Uma outra intercessão interessante me veio do escritor João Pinto, quando arrisca que os estados poderiam divulgar seus artistas locais desde as universidades às escolas públicas através, por exemplo, da adoção de obras de autores locais. Eis uma sóbria e simples e fácil política pública que custaria iniciativa sem ônus, já que escritores já são divulgados. Seria uma troca ( melhor falar em prioridade, para eu não cair no pecado do rigor) sem nenhum risco, senão salvar muita gente boa do anonimato inclusive local. Sim, na melhor das hipóteses, um pequeno número de escritores longe dos ares Sul/ Sudeste são conhecidos somente em suas províncias, em seus rincões - a exemplo de Nauro Machado, H. Dobal e Assis Brasil, entre outras tantas grandes figuras praticamente desconhecidas do grande público. Quando muito, alguns deles seguem pelos ventos como apenas nomes e não autores. Ventos sem os dribles nas comodidades ideológicas, nas convenções históricas, nos discursos geopolíticos em que o tempo já disse.

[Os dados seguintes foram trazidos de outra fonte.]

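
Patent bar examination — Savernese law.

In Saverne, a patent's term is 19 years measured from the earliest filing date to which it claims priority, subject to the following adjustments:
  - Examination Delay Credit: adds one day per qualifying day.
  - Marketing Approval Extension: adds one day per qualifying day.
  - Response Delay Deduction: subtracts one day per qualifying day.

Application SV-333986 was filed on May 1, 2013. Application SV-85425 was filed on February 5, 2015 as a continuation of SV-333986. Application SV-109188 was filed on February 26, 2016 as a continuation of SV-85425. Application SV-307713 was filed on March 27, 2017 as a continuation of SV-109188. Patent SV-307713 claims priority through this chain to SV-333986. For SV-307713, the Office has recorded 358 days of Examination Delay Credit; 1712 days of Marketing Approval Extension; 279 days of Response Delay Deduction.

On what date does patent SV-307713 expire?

Earliest priority filing: 1 May 2013.
Base term: 1 May 2013 + 19 years → 1 May 2032.
Examination Delay Credit: +358 days → 24 April 2033.
Marketing Approval Extension: +1712 days → 31 December 2037.
Response Delay Deduction: −279 days → 27 March 2037.

March 27, 2037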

Quem mais ganharia com o fim do" apartheid literário" com a " proteção das fronteiras" seria o horizonte de leitores, no sentido de um incentivo a mais à leitura, já que novas propostas na luta com as palavras nos levariam às diversas realidades no viés da ficção. Assim, literatura não seria apenas conteúdo de vestibulares, ordem dos bispos dos grandes centros.

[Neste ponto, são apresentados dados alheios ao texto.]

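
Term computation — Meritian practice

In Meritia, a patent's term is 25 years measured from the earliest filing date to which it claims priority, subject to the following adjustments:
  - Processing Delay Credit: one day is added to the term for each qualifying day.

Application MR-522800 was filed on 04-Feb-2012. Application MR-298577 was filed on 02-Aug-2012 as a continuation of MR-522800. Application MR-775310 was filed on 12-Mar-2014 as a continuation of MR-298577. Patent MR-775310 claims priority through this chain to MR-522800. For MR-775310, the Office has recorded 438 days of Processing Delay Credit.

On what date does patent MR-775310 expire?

April 18, 2038

Earliest priority filing: 4 February 2012.
Base term: 4 February 2012 + 25 years → 4 February 2037.
Processing Delay Credit: +438 days → 18 April 2038.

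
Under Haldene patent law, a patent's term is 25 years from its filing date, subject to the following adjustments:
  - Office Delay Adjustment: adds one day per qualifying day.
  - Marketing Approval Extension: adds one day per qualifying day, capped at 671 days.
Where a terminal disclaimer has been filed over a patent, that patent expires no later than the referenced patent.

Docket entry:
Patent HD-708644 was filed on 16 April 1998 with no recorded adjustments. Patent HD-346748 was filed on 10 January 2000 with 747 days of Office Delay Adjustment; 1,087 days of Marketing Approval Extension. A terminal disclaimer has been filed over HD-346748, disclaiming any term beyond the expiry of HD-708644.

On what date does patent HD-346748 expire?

Natural term of HD-346748:
  Base: filing + 25 years → 10 January 2025.
  Office Delay Adjustment: +747 days → 27 January 2027.
  Marketing Approval Extension: 1087 days claimed exceeds the 671-day cap, so +671 days → 28 November 2028.
Expiry of referenced patent HD-708644:
  Base: filing + 25 years → 16 April 2023.
Terminal disclaimer: HD-346748 expires on the earlier of 28 November 2028 and 16 April 2023.

2023-04-16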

Mas então, se podemos visualizar iniciativas de percurso tão básicos, sem complexidades alguma, embora a médio ou a longo prazo e não absolutamente corrigíveis em razão das infindas manifestações anunciando o tempo; no raso do pensamento, no discurso até piegas, por que a resistência com o que é tão possível, tão previsível? Por que divulgar, repetir aqueles que já são festejados no país inteiro pela grande mídia? Até quando tudo estará restrito ao insumo do mercado? Os artistas locais, num dia de sorte, teriam então que estudar o mesmo evangelho da autoajuda, do empreendedorismo, e de tudo que se busca para o carisma business? Acontece que cantar a São Luís, versejar sobre o calor e a cajuína de Teresina ( esquecendo aqui o estrelato de um Caetano) não justificariam os Paulo Leminskis e os Thiagos de Mello da vida.
O negócio então é ser visceral em si e pronto!? Até porque ser visceral é indiferente a circunstâncias. Não se trata de consolo, mesmo enquanto os muitos obstáculos durem... Escrever não espiritualiza tal qual fazer uma prece em secreto dentro do quarto!? Eis o off price!